= Viscount Saye and Sele =

Title in the Peerage of England

Viscount Saye and Sele was a title in the Peerage of England. It was created on 7 July 1624 for William Fiennes, 8th Baron Saye and Sele, who thus became the 1st Viscount Saye and Sele. The title became extinct on the death of Richard Fiennes 6th Viscount on 29 July 1781.

==Succession==
Under James I of England, William Fiennes, the eighth Baron Saye and Sele, was created Viscount Saye and Sele in the Peerage of England, in 1624. On the death of his son, the second Viscount, the two titles separated. The barony fell into abeyance between the second Viscount's daughters Elizabeth, wife of John Twisleton, and Frances, wife of Andrew Ellis. It was later revived and is currently held by the Twisleton-Wykeham-Fiennes family, descendants of Cecil Fiennes, granddaughter of the second Viscount.

The Viscountcy could only be passed on to male heirs and was inherited by the second Viscount's nephew, the son of Nathaniel Fiennes, second son of the first Viscount. When the third Viscount's son, the fourth Viscount, died, he was succeeded by his cousin, the son of John Fiennes, third son of the first Viscount. The fifth Viscount was in his turn succeeded by another cousin. On the death of the sixth Viscount in 1781 there were no more male heirs left of the first Viscount, and the title became extinct.

==Viscounts Saye and Sele (1624 – 1781)==
- William Fiennes, 1st Viscount Saye and Sele, 8th Baron Saye and Sele (1582–1662)
- James Fiennes, 2nd Viscount Saye and Sele, 9th Baron Saye and Sele (c. 1603–1674) (eldest son) (barony abeyant 1674); succeeded in the viscountcy only by his brother Nathaniel's son
- William Fiennes, 3rd Viscount Saye and Sele (c. 1641–1698) (nephew)
- Nathaniel Fiennes, 4th Viscount Saye and Sele (1676–1710) (son)
- Laurence Fiennes, 5th Viscount Saye and Sele (c. 1690–1742) (cousin, son of Col.
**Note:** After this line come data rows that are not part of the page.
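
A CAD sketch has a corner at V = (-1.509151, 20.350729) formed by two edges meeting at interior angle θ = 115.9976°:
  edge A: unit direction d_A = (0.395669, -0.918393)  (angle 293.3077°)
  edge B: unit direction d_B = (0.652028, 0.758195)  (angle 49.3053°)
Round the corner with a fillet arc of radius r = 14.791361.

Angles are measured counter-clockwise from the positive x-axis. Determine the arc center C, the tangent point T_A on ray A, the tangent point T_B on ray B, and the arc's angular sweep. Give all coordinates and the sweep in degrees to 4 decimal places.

bisector direction at 351.3065° = (0.988511,-0.151149)
center distance |VC| = r/sin(θ/2) = 14.791361/sin(57.9988°) = 17.441882
C = V + |VC|·bis = (15.7323,17.7144)
T_A = V + ((C−V)·d_A)·d_A = V + 9.2431·d_A = (2.1481,11.8619)
T_B = V + ((C−V)·d_B)·d_B = V + 9.2431·d_B = (4.5176,27.3588)
sweep = 180° − θ = 64.0024°

center=(15.7323,17.7144) T_A=(2.1481,11.8619) T_B=(4.5176,27.3588) sweep=64.0024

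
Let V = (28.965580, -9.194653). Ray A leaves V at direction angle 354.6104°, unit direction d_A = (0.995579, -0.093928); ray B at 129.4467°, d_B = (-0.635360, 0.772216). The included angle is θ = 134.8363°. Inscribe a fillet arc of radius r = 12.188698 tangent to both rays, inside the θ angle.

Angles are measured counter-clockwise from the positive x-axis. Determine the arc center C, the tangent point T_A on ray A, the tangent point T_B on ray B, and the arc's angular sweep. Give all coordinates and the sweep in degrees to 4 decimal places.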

John Fiennes, 3rd son of 1st Viscount)
- Richard Fiennes, 6th Viscount Saye and Sele (1716–1781) (cousin, grandson of Richard Fiennes, 4th son of 1st Viscount)

==Family of First Viscount==
The family of the first Viscount includes:
- William Fiennes (1582 - 1662) 1st Viscount, 8th Baron Saye and Sale,
- James Fiennes (c1603 - 1673/74) 2nd Viscount, 9th Baron
married Frances Cecil daughter of Edward Cecil, 1st Viscount Wimbledon
- Elizabeth Fiennes (c1631 - 1674), married John Twisleton
- Cecil Twisleton (d 1713), married George Twisleton
- Frances Twisleton, married Andrew Ellis
- Cecily Ellis (d 1715) married William Fiennes, son of John Fiennes
- Nathaniel Fiennes (c1608 - 1669), 2nd son of 1st Viscount
- William Fiennes (c1641 - 1698) 3rd Viscount, married his first cousin Mary Fiennes
- Nathaniel Fiennes (1676 - 1709) 4th Viscount
- Celia Fiennes (1662 - 1741), pioneering traveller and writer
- John Fiennes, 3rd son of 1st Viscount
- Lawrence Fiennes (c1690 - 1742) 5th Viscount
- William Fiennes married Cicely Ellis
- Richard Fiennes, 4th son of 1st Viscount
- Mary Fiennes (c1653 - 1676), married her first cousin the 3rd Viscount
- Richard Fiennes (c1674 - 1722)
- Richard Fiennes (1716 - 1781) 6th Viscount
- Alice Fiennes, married John St Barbe
- Bridget Fiennes, married Theophilus Clinton, 4th Earl of Lincoln
- Constance Fiennes (d c1692), married Sir Francis Boynton, 2nd Baronet (1618–1695)
- Susannah Fiennes, married Thomas Erle, lawyer and politician
- Thomas Erle, army general and politician
- Elizabeth Fiennes, married Richard Norton of Southwick Park, landowner and politician
- Anne Fiennes, married Sir Charles Wolseley, 2nd Baronet, seven sons and ten daughters

==Parliament and Civil War==
The three eldest sons of the first Viscount served as Members of Parliament, James representing Banbury and then Oxfordshire, Nathaniel for Banbury and John for Morpeth. The first Viscount's family including sons-in-law took the side of the Parliamentarians in the English Civil War, but the Viscount argued against the execution of the king and this helped his position when the monarchy was restored in 1660.